I remember as a 26-year-old headed to the mission field how excited my husband and I were that we might be part of a church planting movement.  No matter how difficult our living situation might be, it was worth it; we were doing this for Jesus.

It’s true that our calling made the difficulties of life in our new country worth it!  Still, I had a rude awakening coming.  A college Bible teacher had complimented my ability as a teacher of the Word.  In my new country, I had control of very few words at all.  I didn’t even know the alphabet.  Cultural differences shocked and assailed me…were we really required to pay “tea money” every time our phone lines were cut?  Could I handle wearing a skirt every single day, even for exercise?  Could I face being laughed at when I chose the wrong word, or reduced to below the status of a kindergartener, who at least knew how to use chopsticks or ask for a toilet when he needed one? 

The entire experience our first term was, in a word, humbling.  But it was humility that I needed desperately!  To develop the language skills and friendships I would need in order to communicate the gospel, I would have to become a learner.  I would have to learn to laugh at myself when I made language mistakes; some of the things I said were actually hilarious (hilariously wrong, that is).
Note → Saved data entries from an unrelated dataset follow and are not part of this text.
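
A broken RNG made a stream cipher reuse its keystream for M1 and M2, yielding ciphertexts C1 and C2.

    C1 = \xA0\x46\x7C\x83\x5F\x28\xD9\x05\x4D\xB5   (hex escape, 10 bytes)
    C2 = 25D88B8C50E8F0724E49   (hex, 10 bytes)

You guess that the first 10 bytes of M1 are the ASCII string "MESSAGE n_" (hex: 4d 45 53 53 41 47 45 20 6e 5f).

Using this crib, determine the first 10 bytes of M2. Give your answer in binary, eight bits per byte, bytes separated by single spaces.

First, C1 ⊕ C2 = (M1 ⊕ K) ⊕ (M2 ⊕ K) = M1 ⊕ M2, so the key drops out. Then M2 = (M1 ⊕ M2) ⊕ M1 over the first 10 bytes.
byte 0: (a0 XOR 25) XOR 4d = 85 XOR 4d = c8
byte 1: (46 XOR d8) XOR 45 = 9e XOR 45 = db
byte 2: (7c XOR 8b) XOR 53 = f7 XOR 53 = a4
byte 3: (83 XOR 8c) XOR 53 = 0f XOR 53 = 5c
byte 4: (5f XOR 50) XOR 41 = 0f XOR 41 = 4e
byte 5: (28 XOR e8) XOR 47 = c0 XOR 47 = 87
byte 6: (d9 XOR f0) XOR 45 = 29 XOR 45 = 6c
byte 7: (05 XOR 72) XOR 20 = 77 XOR 20 = 57
byte 8: (4d XOR 4e) XOR 6e = 03 XOR 6e = 6d
byte 9: (b5 XOR 49) XOR 5f = fc XOR 5f = a3

11001000 11011011 10100100 01011100 01001110 10000111 01101100 01010111 01101101 10100011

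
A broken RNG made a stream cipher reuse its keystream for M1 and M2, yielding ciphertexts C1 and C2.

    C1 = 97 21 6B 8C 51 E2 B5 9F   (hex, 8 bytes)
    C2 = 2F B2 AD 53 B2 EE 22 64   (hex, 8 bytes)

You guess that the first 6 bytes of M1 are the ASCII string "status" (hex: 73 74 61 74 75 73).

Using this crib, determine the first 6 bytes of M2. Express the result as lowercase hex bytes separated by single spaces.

First, C1 ⊕ C2 = (M1 ⊕ K) ⊕ (M2 ⊕ K) = M1 ⊕ M2, so the key drops out. Then M2 = (M1 ⊕ M2) ⊕ M1 over the first 6 bytes.
byte 0: (97 xor 2f) xor 73 = b8 xor 73 = cb
byte 1: (21 xor b2) xor 74 = 93 xor 74 = e7
byte 2: (6b xor ad) xor 61 = c6 xor 61 = a7
byte 3: (8c xor 53) xor 74 = df xor 74 = ab
byte 4: (51 xor b2) xor 75 = e3 xor 75 = 96
byte 5: (e2 xor ee) xor 73 = 0c xor 73 = 7f

cb e7 a7 ab 96 7f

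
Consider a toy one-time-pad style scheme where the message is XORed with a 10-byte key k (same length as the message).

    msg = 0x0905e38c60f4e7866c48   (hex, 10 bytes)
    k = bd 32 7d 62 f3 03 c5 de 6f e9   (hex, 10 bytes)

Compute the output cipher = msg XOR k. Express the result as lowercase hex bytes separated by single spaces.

byte 0:   9 ⊕ 189 = 180
byte 1:   5 ⊕  50 =  55
byte 2: 227 ⊕ 125 = 158
byte 3: 140 ⊕  98 = 238
byte 4:  96 ⊕ 243 = 147
byte 5: 244 ⊕   3 = 247
byte 6: 231 ⊕ 197 =  34
byte 7: 134 ⊕ 222 =  88
byte 8: 108 ⊕ 111 =   3
byte 9:  72 ⊕ 233 = 161

b4 37 9e ee 93 f7 22 58 03 a1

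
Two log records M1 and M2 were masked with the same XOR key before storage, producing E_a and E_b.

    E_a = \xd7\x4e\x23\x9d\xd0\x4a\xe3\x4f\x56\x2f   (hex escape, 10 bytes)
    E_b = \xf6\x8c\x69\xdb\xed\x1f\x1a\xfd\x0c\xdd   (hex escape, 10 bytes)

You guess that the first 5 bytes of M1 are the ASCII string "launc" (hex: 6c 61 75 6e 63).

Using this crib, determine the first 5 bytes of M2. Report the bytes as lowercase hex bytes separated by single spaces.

First, E_a ⊕ E_b = (M1 ⊕ K) ⊕ (M2 ⊕ K) = M1 ⊕ M2, so the key drops out. Then M2 = (M1 ⊕ M2) ⊕ M1 over the first 5 bytes.
byte 0: (d7 ⊕ f6) ⊕ 6c = 21 ⊕ 6c = 4d
byte 1: (4e ⊕ 8c) ⊕ 61 = c2 ⊕ 61 = a3
byte 2: (23 ⊕ 69) ⊕ 75 = 4a ⊕ 75 = 3f
byte 3: (9d ⊕ db) ⊕ 6e = 46 ⊕ 6e = 28
byte 4: (d0 ⊕ ed) ⊕ 63 = 3d ⊕ 63 = 5e

4d a3 3f 28 5e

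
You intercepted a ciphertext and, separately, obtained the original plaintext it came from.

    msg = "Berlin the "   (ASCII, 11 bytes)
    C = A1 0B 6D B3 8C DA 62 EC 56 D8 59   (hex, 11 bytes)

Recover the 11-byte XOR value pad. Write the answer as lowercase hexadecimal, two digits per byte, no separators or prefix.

Since C = msg ⊕ pad, XORing both sides with msg gives pad = msg ⊕ C.
byte 0: 01000010 xor 10100001 = 11100011
byte 1: 01100101 xor 00001011 = 01101110
byte 2: 01110010 xor 01101101 = 00011111
byte 3: 01101100 xor 10110011 = 11011111
byte 4: 01101001 xor 10001100 = 11100101
byte 5: 01101110 xor 11011010 = 10110100
byte 6: 00100000 xor 01100010 = 01000010
byte 7: 01110100 xor 11101100 = 10011000
byte 8: 01101000 xor 01010110 = 00111110
byte 9: 01100101 xor 11011000 = 10111101
byte 10: 00100000 xor 01011001 = 01111001

e36e1fdfe5b442983ebd79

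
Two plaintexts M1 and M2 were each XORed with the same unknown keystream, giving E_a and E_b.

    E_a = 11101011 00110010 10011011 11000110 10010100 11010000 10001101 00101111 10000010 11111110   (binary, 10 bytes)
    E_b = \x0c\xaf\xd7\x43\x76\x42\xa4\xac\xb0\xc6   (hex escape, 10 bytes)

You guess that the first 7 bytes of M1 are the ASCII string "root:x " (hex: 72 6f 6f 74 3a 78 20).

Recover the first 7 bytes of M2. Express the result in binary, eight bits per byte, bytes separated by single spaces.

First, E_a ⊕ E_b = (M1 ⊕ K) ⊕ (M2 ⊕ K) = M1 ⊕ M2, so the key drops out. Then M2 = (M1 ⊕ M2) ⊕ M1 over the first 7 bytes.
byte 0: (eb ⊕ 0c) ⊕ 72 = e7 ⊕ 72 = 95
byte 1: (32 ⊕ af) ⊕ 6f = 9d ⊕ 6f = f2
byte 2: (9b ⊕ d7) ⊕ 6f = 4c ⊕ 6f = 23
byte 3: (c6 ⊕ 43) ⊕ 74 = 85 ⊕ 74 = f1
byte 4: (94 ⊕ 76) ⊕ 3a = e2 ⊕ 3a = d8
byte 5: (d0 ⊕ 42) ⊕ 78 = 92 ⊕ 78 = ea
byte 6: (8d ⊕ a4) ⊕ 20 = 29 ⊕ 20 = 09

10010101 11110010 00100011 11110001 11011000 11101010 00001001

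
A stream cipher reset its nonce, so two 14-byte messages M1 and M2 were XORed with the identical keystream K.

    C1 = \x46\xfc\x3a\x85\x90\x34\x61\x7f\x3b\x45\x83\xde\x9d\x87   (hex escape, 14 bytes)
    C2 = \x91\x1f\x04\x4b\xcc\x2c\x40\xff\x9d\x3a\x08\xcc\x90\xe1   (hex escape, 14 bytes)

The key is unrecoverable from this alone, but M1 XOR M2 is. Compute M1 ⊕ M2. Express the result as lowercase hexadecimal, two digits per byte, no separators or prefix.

d7e33ece5c182180a67f8b120d66

C1 ⊕ C2 = (M1 ⊕ K) ⊕ (M2 ⊕ K) = M1 ⊕ M2 — the shared key cancels under XOR.
46 xor 91 = d7
fc xor 1f = e3
3a xor 04 = 3e
85 xor 4b = ce
90 xor cc = 5c
34 xor 2c = 18
61 xor 40 = 21
7f xor ff = 80
3b xor 9d = a6
45 xor 3a = 7f
83 xor 08 = 8b
de xor cc = 12
9d xor 90 = 0d
87 xor e1 = 66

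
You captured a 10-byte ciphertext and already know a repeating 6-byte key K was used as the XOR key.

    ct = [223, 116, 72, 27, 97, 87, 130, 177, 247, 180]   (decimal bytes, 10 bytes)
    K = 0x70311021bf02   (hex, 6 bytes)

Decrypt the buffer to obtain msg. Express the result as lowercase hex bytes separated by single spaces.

The 6-byte key repeats, so the effective keystream is 70 31 10 21 bf 02 70 31 10 21.
byte 0: 223 xor 112 = 175
byte 1: 116 xor  49 =  69
byte 2:  72 xor  16 =  88
byte 3:  27 xor  33 =  58
byte 4:  97 xor 191 = 222
byte 5:  87 xor   2 =  85
byte 6: 130 xor 112 = 242
byte 7: 177 xor  49 = 128
byte 8: 247 xor  16 = 231
byte 9: 180 xor  33 = 149

af 45 58 3a de 55 f2 80 e7 95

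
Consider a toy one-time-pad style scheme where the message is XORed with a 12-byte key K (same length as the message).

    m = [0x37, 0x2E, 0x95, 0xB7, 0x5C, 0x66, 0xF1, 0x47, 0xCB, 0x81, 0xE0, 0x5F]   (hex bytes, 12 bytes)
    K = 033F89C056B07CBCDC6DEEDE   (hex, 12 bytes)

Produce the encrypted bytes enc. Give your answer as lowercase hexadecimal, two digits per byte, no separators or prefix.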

I would have to learn to depend on others to give me words I didn’t know and to navigate the culture.  More than that, I needed to remember that a Holy God whose ways are higher than mine was and is in charge of me.  I needed to remember my place before him, and I needed then and still need now lessons in humility.

This change in me—this humiliation—this crumbling of dependence on self, was the great work I saw God do in our first term.  This was what HAD to happen for me to learn the language, to become an effective cross-cultural servant, and to grow in my faith in a God who forgave my sins even when I was still His enemy.  

I would encourage a first term missionary now, and even a volunteer, to,yes, as William Carey once said, “Expect great things from God…”* The great work, however, you see God do in your first visit or first experience in crossing cultures may be the great work of cultivating humility in your heart.  That important work of humbling ourselves, even as Jesus did in Philippians 2, is an important spiritual exercise and may be an important social exercise as well.  If we Americans can take on a posture of learner before other cultures, there is a wealth of knowledge to gain.  We can use this knowledge to effectively share the gospel.  We can grow in our ability to exercise obedience to Jesus’s great commission.  We can show the world that we have not only something to give but something to learn.  As we learn, we can experience God’s great world and make friendships.  Some of those friendship just might lead us into new steps of faith and obedience.